When she felt the call to be a pastor, she was rejected at most places and scorned by many leaders in power. One of the only options for Allen, a white female, was Berea, which is 99 percent black male in one of the roughest communities in Johannesburg, if not the entire world. The week before she arrived as pastor, three men were killed in the street. The neighborhood was averaging eight deaths a night. At one point, the mortuaries in the community had to temporarily close because they couldn’t handle all the bodies.
The neighborhood consistently carries the dubious distinction of having the highest murder rate in the world. That’s not even considering the drug deals and rapes she has seen in the street. It was not unusual for her to have to step over dead bodies on the way to work.
Originally trained as a nurse, she remembers praying: “‘Lord, I’ll go to parts of Africa for you. I’ll go to China for you. But please, don’t send me to a place where I have to speak in a service.’ I don’t think God heard that prayer.”
“But actually, I think God may not send you to places that actually fit all your talents and abilities because you can rely on yourself to do things that way,” she said. “He sends you to places where you have to rely on him and learn to trust him.

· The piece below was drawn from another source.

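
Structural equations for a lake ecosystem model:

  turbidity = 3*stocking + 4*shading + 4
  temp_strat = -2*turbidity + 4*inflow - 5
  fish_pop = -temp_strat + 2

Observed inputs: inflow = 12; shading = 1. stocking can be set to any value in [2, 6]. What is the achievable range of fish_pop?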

I’ve learned to trust him. Everyone needs to deal with fear. All men have fear. Jesus Christ tells us not to be afraid.”
Allen’s style has become a marvelous blend of Mother Teresa, Queen Esther and Joan of Arc.
“I like the challenge of living on the edge,” she said. “And I believe God rewards faithfulness.”
She remembers, on the way to help a church member at night, staring down a street gang whose members had rocks in their hands. They stood ready to bash in her car after she told them she wouldn’t leave until they quit beating a person in the street.
“It was a ‘You leave—No, you leave!'” type of confrontation until she hit the accelerator and scattered them with her car.
“I don’t know if that was very Christ-like, but I was mad at what they were doing to that human being in the street,” she said, “and Jesus got pretty mad at folks when he ran people out of the temple.”
On another occasion, one of the youth in her congregation showed consistent signs of being beaten by his father at home. She went to the father and said:
“I am good friends with a guy who is about a ninth-degree black belt. I have a connection with the Lebanese mafia who owes me a favor for helping treat his wounds one time. I have a friend with Hells Angels who owes me a favor for helping him. If you don’t quit beating your son, which of these people would you like to see at your door?”
“I’m not sure that was the right thing to say,” she recalled, “but he quit beating his son.”
She remembers once praying for a little publicity for her “Door of Hope” mission.
A team from the BBC showed up.
“Another example where God probably overdid it a bit,” she said.
The BBC crew did its filming and refused to stay for the church service, but their vehicles were trapped by other vehicles in the circular driveway. She also had some church members block the front door. She told the openly anti-religious crew: “You are on my turf, and the only charge for you to come and get this story is for me to pray for you. I promise you, it will not be painful.”
Some of the crew, as she described it, “headed for the hills.”
“I could only grab two of them by the collar,” she said. “I prayed for them.” She did a similar thing for German photographers later seeking a story, and one of them told her, “No one ever prayed for me before.”
Allen continues loving on the edge.
“God has been really gracious to a really crazy woman,” she said with a laugh. “Whenever I head out on something, I can imagine God in heaven saying to the angels, ‘There goes that crazy woman again. Send in the troops!'”
David McCollum, a member of Second Baptist Church, Little Rock, is a columnist for the Log Cabin Democrat in Conway, Ark.